Comment by xg15 a day ago

3 replies

The article both argues that the "real" length from a user perspective is Extended Grapheme Clusters - and makes a case against using it, because it requires you to store the entire character database and may also change from one Unicode version to the next.

Therefore, people should use codepoints for things like length limits or database indexes.

But wouldn't this just move the "cause breakage with new Unicode version" problem to a different layer?

If a newer Unicode version suddenly defines some sequences to be a single grapheme cluster where there were several ones before and my database index now suddenly points to the middle of that cluster, what would I do?

Seems to me, the bigger problem is with backwards compatibility guarantees in Unicode. If the standard is continuously updated and they feel they can just make arbitrary changes to how grapheme clusters work at any time, how is any software that's not "evergreen" (I.e. forces users onto the latest version and pretends older versions don't exist) supposed to deal with that?

re a day ago

What do you mean by "use codepoints for ... database indexes"? I feel like you are drawing conclusions that the essay does not propose or support. (It doesn't say that you should use codepoints for length limits.)
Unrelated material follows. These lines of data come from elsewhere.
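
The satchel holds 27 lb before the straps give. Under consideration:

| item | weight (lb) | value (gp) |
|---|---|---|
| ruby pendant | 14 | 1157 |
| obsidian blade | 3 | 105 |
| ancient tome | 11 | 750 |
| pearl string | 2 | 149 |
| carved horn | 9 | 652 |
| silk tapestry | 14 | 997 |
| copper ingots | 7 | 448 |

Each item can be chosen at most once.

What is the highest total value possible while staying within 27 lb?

2056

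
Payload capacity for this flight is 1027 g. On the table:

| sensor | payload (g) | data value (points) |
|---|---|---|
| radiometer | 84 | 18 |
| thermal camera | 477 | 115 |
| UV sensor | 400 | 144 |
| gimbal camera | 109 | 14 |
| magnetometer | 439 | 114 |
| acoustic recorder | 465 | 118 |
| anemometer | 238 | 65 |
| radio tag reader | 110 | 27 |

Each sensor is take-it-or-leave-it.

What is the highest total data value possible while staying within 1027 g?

289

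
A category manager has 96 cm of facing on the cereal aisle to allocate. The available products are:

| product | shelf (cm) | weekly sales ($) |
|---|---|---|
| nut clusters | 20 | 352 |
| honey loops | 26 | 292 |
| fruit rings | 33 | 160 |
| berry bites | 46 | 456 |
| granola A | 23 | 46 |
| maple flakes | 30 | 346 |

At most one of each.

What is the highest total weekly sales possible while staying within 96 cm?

1154

By weekly sales per cm: nut clusters 17.60, maple flakes 11.53, honey loops 11.23 lead.
Greedy by ratio would take nut clusters + honey loops + maple flakes: 76 cm used, total 990.
Dropping honey loops frees 26 cm; slotting in berry bites (46 cm) lifts the total to 1154 at 96 cm.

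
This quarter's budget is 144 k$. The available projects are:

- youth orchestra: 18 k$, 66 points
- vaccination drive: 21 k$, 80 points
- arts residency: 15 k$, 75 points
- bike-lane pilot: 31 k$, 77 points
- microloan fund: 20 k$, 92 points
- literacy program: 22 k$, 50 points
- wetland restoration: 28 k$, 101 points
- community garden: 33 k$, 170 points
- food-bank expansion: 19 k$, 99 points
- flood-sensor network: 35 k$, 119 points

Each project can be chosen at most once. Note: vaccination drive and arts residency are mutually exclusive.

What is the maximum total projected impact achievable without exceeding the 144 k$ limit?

621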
> If the standard is continuously updated and they feel they can just make arbitrary changes to how grapheme clusters work at any time, how is any software that's not "evergreen" (I.e. forces users onto the latest version and pretends older versions don't exist) supposed to deal with that?
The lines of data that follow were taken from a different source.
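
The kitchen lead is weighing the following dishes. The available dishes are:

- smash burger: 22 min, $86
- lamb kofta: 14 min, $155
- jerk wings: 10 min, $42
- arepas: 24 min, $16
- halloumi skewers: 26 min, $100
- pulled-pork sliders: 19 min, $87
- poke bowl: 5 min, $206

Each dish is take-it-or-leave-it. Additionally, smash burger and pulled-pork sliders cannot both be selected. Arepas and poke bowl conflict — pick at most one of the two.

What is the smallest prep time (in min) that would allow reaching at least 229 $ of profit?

15

Minimise min subject to total profit ≥ 229.
jerk wings + poke bowl: 248 profit at 15 min.
Below 15 min the best achievable stays under 229.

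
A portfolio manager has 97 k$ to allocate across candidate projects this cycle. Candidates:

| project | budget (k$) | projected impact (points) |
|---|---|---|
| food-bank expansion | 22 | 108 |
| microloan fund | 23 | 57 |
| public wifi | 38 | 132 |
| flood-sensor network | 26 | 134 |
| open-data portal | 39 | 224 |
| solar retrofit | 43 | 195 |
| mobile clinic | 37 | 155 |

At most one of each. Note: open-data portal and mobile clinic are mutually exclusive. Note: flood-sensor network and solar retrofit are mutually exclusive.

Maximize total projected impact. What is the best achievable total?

466

Density check — open-data portal 5.74, flood-sensor network 5.15, food-bank expansion 4.91, solar retrofit 4.53 are the best per k$.
Food-bank expansion + flood-sensor network + open-data portal uses 87 of the 97 k$ and totals 466.
Nothing else feasible within 97 k$ beats 466.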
Why would software need to have a permanent, durable mapping between a string and the number of grapheme clusters that it contains?

  • xg15 a day ago

    I was referring to this part, in "Shouldn’t the Nudge Go All the Way to Extended Grapheme Clusters?":

    "For example, the Unicode version dependency of extended grapheme clusters means that you should never persist indices into a Swift strings and load them back in a future execution of your app, because an intervening Unicode data update may change the meaning of the persisted indices! The Swift string documentation does not warn against this.

    You might think that this kind of thing is a theoretical issue that will never bite anyone, but even experts in data persistence, the developers of PostgreSQL, managed to make backup restorability dependent on collation order, which may change with glibc updates."
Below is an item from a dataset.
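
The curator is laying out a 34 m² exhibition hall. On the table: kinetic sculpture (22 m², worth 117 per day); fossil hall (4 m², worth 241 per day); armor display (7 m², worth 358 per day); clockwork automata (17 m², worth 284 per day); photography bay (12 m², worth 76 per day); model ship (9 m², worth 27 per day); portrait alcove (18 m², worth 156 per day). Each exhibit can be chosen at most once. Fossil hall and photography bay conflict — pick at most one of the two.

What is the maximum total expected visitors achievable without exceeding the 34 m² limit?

Best packing: fossil hall + armor display + clockwork automata — 28 m², 883 total.
Next best is fossil hall + armor display + portrait alcove at 755 (29 m²) — short by 128.

883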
    You're right it doesn't say "codepoints" as an alternative solution. That was just my assumption as it would be the closest representation that does not depend on the character database.

    But you could also use code units, bytes, whatever. The problem will be the same if you have to reconstruct the grapheme clusters eventually.

    > Why would software need to have a permanent, durable mapping between a string and the number of grapheme clusters that it contains?

    Because splitting a grapheme cluster in half can change its semantics. You don't want that if you e.g. have an index for fulltext search.

    • chrismorgan a day ago

      > it doesn't say "codepoints" as an alternative solution. That was just my assumption …

      On the contrary, the article calls code point indexing “rather useless” in the subtitle. Code unit indexing is the appropriate technique. (“Byte indexing” generally implies the use of UTF-8 and in that context is more meaningfully called code unit indexing. But I just bet there are systems out there that use UTF-16 or UTF-32 and yet use byte indexing.)

      > The problem will be the same if you have to reconstruct the grapheme clusters eventually.

      In practice, you basically never do. Only your GUI framework ever does, for rendering the text and for handling selection and editing. Because that’s pretty much the only place EGCs are ever actually relevant.

      > You don't want that if you e.g. have an index for fulltext search.

      Your text search won’t be splitting by grapheme clusters, it’ll be doing word segmentation instead.